Die di­gi­ta­li­sier­ten Ge­schäfts­un­ter­la­gen aus dem Nach­lass des Kunst­händ­lers Cor­ne­li­us Gur­litt kön­nen jetzt in den Le­se­sä­len des Bun­de­sar­chivs ein­ge­se­hen und für die Pro­ven­ienz­re­cher­che ge­nutzt wer­den. Vor­ar­bei­ten des Pro­jek­tes „Pro­ven­ienz­re­cher­che Gur­litt“ bil­den die Grund­la­ge für Re­cher­chen in den Ge­schäfts­un­ter­la­gen des Kunst­händ­lers.
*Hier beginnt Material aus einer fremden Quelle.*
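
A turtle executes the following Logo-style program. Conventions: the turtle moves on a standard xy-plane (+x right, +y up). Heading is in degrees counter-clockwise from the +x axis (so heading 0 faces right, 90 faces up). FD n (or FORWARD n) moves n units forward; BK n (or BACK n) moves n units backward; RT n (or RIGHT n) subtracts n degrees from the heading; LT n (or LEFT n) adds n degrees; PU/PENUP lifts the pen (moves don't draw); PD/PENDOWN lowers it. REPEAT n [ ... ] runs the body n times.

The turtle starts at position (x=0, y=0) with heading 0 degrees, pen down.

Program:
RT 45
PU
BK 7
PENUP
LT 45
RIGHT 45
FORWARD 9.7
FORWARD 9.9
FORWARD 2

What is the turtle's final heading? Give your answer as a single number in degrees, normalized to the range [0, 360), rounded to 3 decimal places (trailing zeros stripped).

Answer: 315

Derivation:
Executing turtle program step by step:
Start: pos=(0,0), heading=0, pen down
RT 45: heading 0 -> 315
PU: pen up
BK 7: (0,0) -> (-4.95,4.95) [heading=315, move]
PU: pen up
LT 45: heading 315 -> 0
RT 45: heading 0 -> 315
FD 9.7: (-4.95,4.95) -> (1.909,-1.909) [heading=315, move]
FD 9.9: (1.909,-1.909) -> (8.91,-8.91) [heading=315, move]
FD 2: (8.91,-8.91) -> (10.324,-10.324) [heading=315, move]
Final: pos=(10.324,-10.324), heading=315, 0 segment(s) drawn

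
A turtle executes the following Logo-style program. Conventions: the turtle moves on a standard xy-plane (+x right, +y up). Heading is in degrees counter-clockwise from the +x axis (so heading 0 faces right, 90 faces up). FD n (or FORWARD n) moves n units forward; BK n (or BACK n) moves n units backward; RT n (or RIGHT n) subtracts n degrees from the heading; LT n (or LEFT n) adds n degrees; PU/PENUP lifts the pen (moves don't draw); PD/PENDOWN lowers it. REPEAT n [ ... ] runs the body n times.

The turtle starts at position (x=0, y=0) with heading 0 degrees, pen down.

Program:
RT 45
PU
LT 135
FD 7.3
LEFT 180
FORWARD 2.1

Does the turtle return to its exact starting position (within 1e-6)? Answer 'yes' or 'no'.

Answer: no

Derivation:
Executing turtle program step by step:
Start: pos=(0,0), heading=0, pen down
RT 45: heading 0 -> 315
PU: pen up
LT 135: heading 315 -> 90
FD 7.3: (0,0) -> (0,7.3) [heading=90, move]
LT 180: heading 90 -> 270
FD 2.1: (0,7.3) -> (0,5.2) [heading=270, move]
Final: pos=(0,5.2), heading=270, 0 segment(s) drawn

Start position: (0, 0)
Final position: (0, 5.2)
Distance = 5.2; >= 1e-6 -> NOT closed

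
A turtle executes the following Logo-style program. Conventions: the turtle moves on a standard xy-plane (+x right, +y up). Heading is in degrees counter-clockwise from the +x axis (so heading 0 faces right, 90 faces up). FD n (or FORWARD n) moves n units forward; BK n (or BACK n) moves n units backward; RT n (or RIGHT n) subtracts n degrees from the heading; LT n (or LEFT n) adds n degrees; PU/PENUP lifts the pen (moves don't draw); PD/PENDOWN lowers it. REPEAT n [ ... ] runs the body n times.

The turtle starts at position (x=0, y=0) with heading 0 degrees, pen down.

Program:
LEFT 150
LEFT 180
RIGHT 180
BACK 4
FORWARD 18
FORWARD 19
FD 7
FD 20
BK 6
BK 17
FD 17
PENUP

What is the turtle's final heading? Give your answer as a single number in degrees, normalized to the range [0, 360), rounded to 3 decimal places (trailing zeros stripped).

Executing turtle program step by step:
Start: pos=(0,0), heading=0, pen down
LT 150: heading 0 -> 150
LT 180: heading 150 -> 330
RT 180: heading 330 -> 150
BK 4: (0,0) -> (3.464,-2) [heading=150, draw]
FD 18: (3.464,-2) -> (-12.124,7) [heading=150, draw]
FD 19: (-12.124,7) -> (-28.579,16.5) [heading=150, draw]
FD 7: (-28.579,16.5) -> (-34.641,20) [heading=150, draw]
FD 20: (-34.641,20) -> (-51.962,30) [heading=150, draw]
BK 6: (-51.962,30) -> (-46.765,27) [heading=150, draw]
BK 17: (-46.765,27) -> (-32.043,18.5) [heading=150, draw]
FD 17: (-32.043,18.5) -> (-46.765,27) [heading=150, draw]
PU: pen up
Final: pos=(-46.765,27), heading=150, 8 segment(s) drawn

Answer: 150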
Nach­dem am 15. De­zem­ber 2016 das Er­be des Kunst­mu­se­ums Bern ge­richt­lich be­stä­tigt wur­de, kann jetzt Ein­sicht in die Da­tei­en aus dem Nach­lass des Kunst­händ­lers an den Stand­orten Ko­blenz, Ber­lin-Lich­ter­fel­de, Frei­burg und Bay­reuth in den Le­se­sä­len des Bun­de­sar­chivs ge­nom­men wer­den.

Das Pro­jekt „Pro­ven­ienz­re­cher­che Gur­litt“ er­schloss mit dem Münch­ner Zen­tral­in­sti­tut für Kunst­ge­schich­te in Zu­sam­men­ar­beit mit dem In­sti­tut für Zeit­ge­schich­te den um­fang­rei­chen Nach­lass, um ihn für die Pro­ve­ni­enz­for­schung ver­füg­bar zu ma­chen. Zu den not­wen­di­gen Ar­beits­schrit­ten zähl­ten die Sich­tung, In­ven­ta­ri­sie­rung und Sor­tie­rung nach den Vor­ga­ben des Ar­chivs so­wie die Aus­wer­tung der Un­ter­la­gen. Rund 22.000 Do­ku­men­te mit ge­schäft­li­chem und vor­wie­gend ge­schäft­li­chem Cha­rak­ter wur­den letzt­lich für die Di­gi­ta­li­sie­rung aus­ge­wählt. Das Pro­jekt er­stell­te au­ßer­dem ein Ge­sam­tin­ven­tar nach Maß­ga­be des Bun­de­sar­chivs so­wie ein aus­führ­li­ches, über 250 Sei­ten um­fas­sen­des Find­mit­tel zu ei­nem Groß­teil der Kor­re­spon­denz.

Das Bun­de­sar­chiv führ­te die Di­gi­ta­li­sie­rung der 22.000 aus­ge­wähl­ten Do­ku­men­te durch und sorg­te für ei­ne zü­gi­ge Be­reit­stel­lung über File-Ord­ner auf den Le­se­saal-Rech­nern. Die schon seit 2016 im Bun­de­sar­chiv re­cher­chier­ba­ren di­gi­ta­li­sier­ten Fo­tos aus dem Nach­lass Gur­litt wer­den da­mit um die ge­schäft­li­che Kor­re­spon­denz aus dem Nach­lass er­gänzt und ste­hen nun der For­schung an ei­ner Stel­le zur Ver­fü­gung.